Shorter telomere lengths could explain why many clones seem to age faster than normal animals. Dolly the sheep, for one, was found to have shorter telomeres. “Do they [the offspring of clones] have a possibility of shorter life spans and age-related diseases?” Betts asked. “We don’t know what it means or if it has health impacts. I would say not enough study has been done”¦There could be some impacts on the species itself over generations.”
Asked if he agrees with the FDA’s assertion that genetic errors are probably reset in the offspring of clones, Betts said: “Based on my study, I wouldn’t support that statement. My study would say the opposite, that they are not reset.”
Back in France, Chavatte-Palmer had high hopes she could get some answers about the health, longevity, and food of clones and their offspring. But her cloning work has ground virtually to a halt. She said grant-funding agencies have turned down most of INRA’s proposals to study the facility’s 70 clones and offspring—one of only two or three such large groups of animals at a noncorporate facility anywhere in the world.
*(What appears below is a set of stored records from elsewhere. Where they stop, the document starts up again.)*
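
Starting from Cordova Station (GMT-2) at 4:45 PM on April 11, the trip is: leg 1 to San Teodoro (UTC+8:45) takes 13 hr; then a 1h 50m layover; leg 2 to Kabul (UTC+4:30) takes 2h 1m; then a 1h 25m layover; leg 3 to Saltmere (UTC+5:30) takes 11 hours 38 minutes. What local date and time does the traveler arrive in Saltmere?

Convert departure to UTC: 4:45 PM + 2:00 = 6:45 PM UTC on Apr 11.
Add 13 hours leg 1 → 7:45 AM UTC (Apr 12).
Add 1 hour 50 minutes layover in San Teodoro → 9:35 AM UTC.
Add 2 hours 1 minute leg 2 → 11:36 AM UTC.
Add 1 hour 25 minutes layover in Kabul → 1:01 PM UTC.
Add 11 hours 38 minutes leg 3 → 12:39 AM UTC (Apr 13).
Saltmere is UTC+5:30, so local arrival = 12:39 AM + 5:30 = 6:09 AM on Apr 13.

6:09 AM on April 13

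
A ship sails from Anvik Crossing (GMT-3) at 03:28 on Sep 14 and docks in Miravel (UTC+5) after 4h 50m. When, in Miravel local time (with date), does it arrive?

16:18 on September 14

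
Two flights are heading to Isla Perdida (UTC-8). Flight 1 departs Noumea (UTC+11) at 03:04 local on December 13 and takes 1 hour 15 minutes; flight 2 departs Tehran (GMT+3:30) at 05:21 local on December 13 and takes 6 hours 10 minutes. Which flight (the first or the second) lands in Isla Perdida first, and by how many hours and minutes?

Flight 1 in UTC: 03:04 − 11:00 = 16:04 on Dec 12.
+1 hour and 15 minutes → arrive 17:19 UTC on Dec 12.
Flight 2 in UTC: 05:21 − 3:30 = 01:51 on Dec 13.
+6 hours 10 minutes → arrive 08:01 UTC on Dec 13.
Flight 1 lands earlier by 14 hours 42 minutes.

the first, by 14 hours 42 minutes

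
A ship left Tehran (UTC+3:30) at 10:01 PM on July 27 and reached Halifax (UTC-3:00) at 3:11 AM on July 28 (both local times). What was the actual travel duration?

Departure in UTC: 10:01 PM − 3:30 = 6:31 PM on Jul 27.
Arrival in UTC: 3:11 AM + 3:00 = 6:11 AM on Jul 28.
Elapsed = 6:11 AM − 6:31 PM (+1 day) = 11 hours 40 minutes.

11 hours 40 minutes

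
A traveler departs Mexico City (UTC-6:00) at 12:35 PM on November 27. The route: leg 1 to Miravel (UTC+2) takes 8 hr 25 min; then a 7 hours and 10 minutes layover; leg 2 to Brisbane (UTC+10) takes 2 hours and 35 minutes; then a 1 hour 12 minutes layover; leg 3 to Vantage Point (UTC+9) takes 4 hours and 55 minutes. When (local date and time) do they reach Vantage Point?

3:52 AM on Nov 29

Convert departure to UTC: 12:35 PM + 6:00 = 6:35 PM UTC on Nov 27.
Add 8 hours and 25 minutes leg 1 → 3:00 AM UTC (Nov 28).
Add 7 hours and 10 minutes layover in Miravel → 10:10 AM UTC.
Add 2 hours 35 minutes leg 2 → 12:45 PM UTC.
Add 1 hour 12 minutes layover in Brisbane → 1:57 PM UTC.
Add 4 hours and 55 minutes leg 3 → 6:52 PM UTC.
Vantage Point is UTC+9:00, so local arrival = 6:52 PM + 9:00 = 3:52 AM on Nov 29.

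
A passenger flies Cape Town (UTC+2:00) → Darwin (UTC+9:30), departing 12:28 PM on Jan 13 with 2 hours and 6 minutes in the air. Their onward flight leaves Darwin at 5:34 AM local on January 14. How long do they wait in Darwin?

Convert departure to UTC: 12:28 PM − 2:00 = 10:28 AM UTC on Jan 13.
Add 2 hours 6 minutes flight time → 12:34 PM UTC.
Darwin is UTC+9:30, so local arrival = 12:34 PM + 9:30 = 10:04 PM on Jan 13.
Layover = 5:34 AM − 10:04 PM (+1 day) = 7 hours 30 minutes.

7 hours 30 minutes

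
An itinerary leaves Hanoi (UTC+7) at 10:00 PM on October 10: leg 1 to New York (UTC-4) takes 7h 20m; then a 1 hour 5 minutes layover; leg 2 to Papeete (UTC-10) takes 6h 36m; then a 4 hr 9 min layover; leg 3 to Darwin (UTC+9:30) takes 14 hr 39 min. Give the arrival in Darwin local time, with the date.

10:19 AM on Oct 12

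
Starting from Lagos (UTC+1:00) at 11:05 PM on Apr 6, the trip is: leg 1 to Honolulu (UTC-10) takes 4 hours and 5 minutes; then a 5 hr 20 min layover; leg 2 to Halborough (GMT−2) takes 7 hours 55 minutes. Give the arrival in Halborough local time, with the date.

Convert departure to UTC: 11:05 PM − 1:00 = 10:05 PM UTC on Apr 6.
Add 4 hours and 5 minutes leg 1 → 2:10 AM UTC (Apr 7).
Add 5 hours 20 minutes layover in Honolulu → 7:30 AM UTC.
Add 7 hours 55 minutes leg 2 → 3:25 PM UTC.
Halborough is UTC−2:00, so local arrival = 3:25 PM − 2:00 = 1:25 PM on Apr 7.

1:25 PM on April 7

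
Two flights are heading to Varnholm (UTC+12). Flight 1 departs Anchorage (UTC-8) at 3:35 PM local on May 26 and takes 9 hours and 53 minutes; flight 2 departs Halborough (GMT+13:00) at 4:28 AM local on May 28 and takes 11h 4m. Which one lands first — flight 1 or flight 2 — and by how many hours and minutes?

Flight 1 in UTC: 3:35 PM + 8:00 = 11:35 PM on May 26.
+9 hours and 53 minutes → arrive 9:28 AM UTC on May 27.
Flight 2 in UTC: 4:28 AM − 13:00 = 3:28 PM on May 27.
+11 hours 4 minutes → arrive 2:32 AM UTC on May 28.
Flight 1 lands earlier by 17 hours 4 minutes.

the first, by 17 hours 4 minutes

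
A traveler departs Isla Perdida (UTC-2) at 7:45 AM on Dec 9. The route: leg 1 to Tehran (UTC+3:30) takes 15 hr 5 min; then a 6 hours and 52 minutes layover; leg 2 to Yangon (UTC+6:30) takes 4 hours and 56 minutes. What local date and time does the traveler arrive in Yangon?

7:08 PM on December 10

Convert departure to UTC: 7:45 AM + 2:00 = 9:45 AM UTC on Dec 9.
Add 15 hours 5 minutes leg 1 → 12:50 AM UTC (Dec 10).
Add 6 hours and 52 minutes layover in Tehran → 7:42 AM UTC.
Add 4 hours 56 minutes leg 2 → 12:38 PM UTC.
Yangon is UTC+6:30, so local arrival = 12:38 PM + 6:30 = 7:08 PM on Dec 10.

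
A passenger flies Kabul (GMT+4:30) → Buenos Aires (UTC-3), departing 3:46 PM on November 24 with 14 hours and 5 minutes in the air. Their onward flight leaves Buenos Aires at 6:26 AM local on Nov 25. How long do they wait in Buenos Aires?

8 hours 5 minutes

Convert departure to UTC: 3:46 PM − 4:30 = 11:16 AM UTC on Nov 24.
Add 14 hours and 5 minutes flight time → 1:21 AM UTC (Nov 25).
Buenos Aires is UTC−3:00, so local arrival = 1:21 AM − 3:00 = 10:21 PM on Nov 24.
Layover = 6:26 AM − 10:21 PM (+1 day) = 8 hours 5 minutes.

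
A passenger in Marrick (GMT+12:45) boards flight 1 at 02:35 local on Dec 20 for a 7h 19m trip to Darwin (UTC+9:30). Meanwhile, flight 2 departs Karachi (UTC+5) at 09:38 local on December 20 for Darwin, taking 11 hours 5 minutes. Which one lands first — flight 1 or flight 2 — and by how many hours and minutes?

Flight 1 in UTC: 02:35 − 12:45 = 13:50 on Dec 19.
+7 hours and 19 minutes → arrive 21:09 UTC on Dec 19.
Flight 2 in UTC: 09:38 − 5:00 = 04:38 on Dec 20.
+11 hours 5 minutes → arrive 15:43 UTC on Dec 20.
Flight 1 lands earlier by 18 hours 34 minutes.

the first, by 18 hours 34 minutes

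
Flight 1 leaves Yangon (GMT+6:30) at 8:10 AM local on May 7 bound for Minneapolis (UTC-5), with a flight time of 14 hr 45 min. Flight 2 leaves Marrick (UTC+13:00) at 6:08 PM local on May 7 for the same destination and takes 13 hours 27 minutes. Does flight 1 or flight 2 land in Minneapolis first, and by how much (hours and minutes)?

the first, by 2 hours 10 minutes

Flight 1 in UTC: 8:10 AM − 6:30 = 1:40 AM on May 7.
+14 hours and 45 minutes → arrive 4:25 PM UTC on May 7.
Flight 2 in UTC: 6:08 PM − 13:00 = 5:08 AM on May 7.
+13 hours 27 minutes → arrive 6:35 PM UTC on May 7.
Flight 1 lands earlier by 2 hours 10 minutes.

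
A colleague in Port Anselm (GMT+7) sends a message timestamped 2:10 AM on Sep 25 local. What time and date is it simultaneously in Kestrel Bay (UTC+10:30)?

5:40 AM on September 25

In UTC: 2:10 AM − 7:00 = 7:10 PM on Sep 24.
Kestrel Bay is UTC+10:30: 7:10 PM + 10:30 = 5:40 AM on Sep 25.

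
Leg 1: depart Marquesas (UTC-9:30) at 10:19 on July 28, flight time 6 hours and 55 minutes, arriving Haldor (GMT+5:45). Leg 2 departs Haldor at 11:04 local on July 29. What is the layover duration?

2 hours 35 minutes

Convert departure to UTC: 10:19 + 9:30 = 19:49 UTC on Jul 28.
Add 6 hours 55 minutes flight time → 02:44 UTC (Jul 29).
Haldor is UTC+5:45, so local arrival = 02:44 + 5:45 = 08:29 on Jul 29.
Layover = 11:04 − 08:29 = 2 hours 35 minutes.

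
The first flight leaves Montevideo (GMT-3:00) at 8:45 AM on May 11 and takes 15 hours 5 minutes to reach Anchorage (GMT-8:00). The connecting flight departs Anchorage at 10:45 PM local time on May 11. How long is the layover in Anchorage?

3 hours 55 minutes

Convert departure to UTC: 8:45 AM + 3:00 = 11:45 AM UTC on May 11.
Add 15 hours and 5 minutes flight time → 2:50 AM UTC (May 12).
Anchorage is UTC−8:00, so local arrival = 2:50 AM − 8:00 = 6:50 PM on May 11.
Layover = 10:45 PM − 6:50 PM = 3 hours 55 minutes.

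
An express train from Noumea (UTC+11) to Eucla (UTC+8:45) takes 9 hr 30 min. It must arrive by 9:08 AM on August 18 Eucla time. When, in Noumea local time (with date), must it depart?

1:53 AM on Aug 18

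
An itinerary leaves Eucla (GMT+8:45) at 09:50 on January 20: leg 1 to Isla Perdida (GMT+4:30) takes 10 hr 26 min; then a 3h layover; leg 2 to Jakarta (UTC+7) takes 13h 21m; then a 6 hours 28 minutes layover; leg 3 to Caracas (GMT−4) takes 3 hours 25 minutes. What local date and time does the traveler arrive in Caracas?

09:45 on Jan 21

Convert departure to UTC: 09:50 − 8:45 = 01:05 UTC on Jan 20.
Add 10 hours and 26 minutes leg 1 → 11:31 UTC.
Add 3 hours layover in Isla Perdida → 14:31 UTC.
Add 13 hours 21 minutes leg 2 → 03:52 UTC (Jan 21).
Add 6 hours and 28 minutes layover in Jakarta → 10:20 UTC.
Add 3 hours 25 minutes leg 3 → 13:45 UTC.
Caracas is UTC−4:00, so local arrival = 13:45 − 4:00 = 09:45 on Jan 21.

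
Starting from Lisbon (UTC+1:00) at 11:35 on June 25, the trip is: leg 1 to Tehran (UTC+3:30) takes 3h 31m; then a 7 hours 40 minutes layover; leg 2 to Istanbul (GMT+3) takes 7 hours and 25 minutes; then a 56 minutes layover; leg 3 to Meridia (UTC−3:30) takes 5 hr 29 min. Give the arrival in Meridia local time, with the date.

Convert departure to UTC: 11:35 − 1:00 = 10:35 UTC on Jun 25.
Add 3 hours and 31 minutes leg 1 → 14:06 UTC.
Add 7 hours 40 minutes layover in Tehran → 21:46 UTC.
Add 7 hours and 25 minutes leg 2 → 05:11 UTC (Jun 26).
Add 56 minutes layover in Istanbul → 06:07 UTC.
Add 5 hours and 29 minutes leg 3 → 11:36 UTC.
Meridia is UTC−3:30, so local arrival = 11:36 − 3:30 = 08:06 on Jun 26.

08:06 on Jun 26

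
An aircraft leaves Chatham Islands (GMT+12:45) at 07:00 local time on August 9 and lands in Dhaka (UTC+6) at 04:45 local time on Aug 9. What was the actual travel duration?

Departure in UTC: 07:00 − 12:45 = 18:15 on Aug 8.
Arrival in UTC: 04:45 − 6:00 = 22:45 on Aug 8.
Elapsed = 22:45 − 18:15 = 4 hours 30 minutes.

4 hours 30 minutes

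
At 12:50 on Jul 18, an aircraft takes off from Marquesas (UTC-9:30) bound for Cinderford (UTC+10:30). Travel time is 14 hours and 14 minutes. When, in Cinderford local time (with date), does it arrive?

Convert departure to UTC: 12:50 + 9:30 = 22:20 UTC on Jul 18.
Add 14 hours and 14 minutes travel time → 12:34 UTC (Jul 19).
Cinderford is UTC+10:30, so local arrival = 12:34 + 10:30 = 23:04 on Jul 19.

23:04 on July 19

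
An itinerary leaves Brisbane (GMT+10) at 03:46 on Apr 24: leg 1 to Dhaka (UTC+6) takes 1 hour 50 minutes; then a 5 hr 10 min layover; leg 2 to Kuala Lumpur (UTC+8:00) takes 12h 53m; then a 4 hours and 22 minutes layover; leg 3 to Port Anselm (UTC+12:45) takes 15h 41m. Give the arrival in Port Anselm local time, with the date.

22:27 on April 25

Convert departure to UTC: 03:46 − 10:00 = 17:46 UTC on Apr 23.
Add 1 hour 50 minutes leg 1 → 19:36 UTC.
Add 5 hours 10 minutes layover in Dhaka → 00:46 UTC (Apr 24).
Add 12 hours 53 minutes leg 2 → 13:39 UTC.
Add 4 hours and 22 minutes layover in Kuala Lumpur → 18:01 UTC.
Add 15 hours and 41 minutes leg 3 → 09:42 UTC (Apr 25).
Port Anselm is UTC+12:45, so local arrival = 09:42 + 12:45 = 22:27 on Apr 25.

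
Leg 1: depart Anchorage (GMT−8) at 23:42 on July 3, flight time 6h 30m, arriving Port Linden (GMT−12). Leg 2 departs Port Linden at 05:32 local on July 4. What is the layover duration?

Convert departure to UTC: 23:42 + 8:00 = 07:42 UTC on Jul 4.
Add 6 hours and 30 minutes flight time → 14:12 UTC.
Port Linden is UTC−12:00, so local arrival = 14:12 − 12:00 = 02:12 on Jul 4.
Layover = 05:32 − 02:12 = 3 hours 20 minutes.

3 hours 20 minutes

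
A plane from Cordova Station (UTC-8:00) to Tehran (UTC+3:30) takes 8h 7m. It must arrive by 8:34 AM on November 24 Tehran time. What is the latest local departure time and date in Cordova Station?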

Now money has run out to maintain a group of normal animals in similar conditions as the clones—necessary in order to have a good comparison sample, Chavatte-Palmer said.
“We have piles of data that we haven’t had time and money to get help to analyze”¦It’s very difficult to get funding in this area of research. Europe doesn’t want to hear about it, even though we are told it [clone food] is safe. It’s frustrating, very frustrating. I’m thinking at some point it’s best to move on to something else.”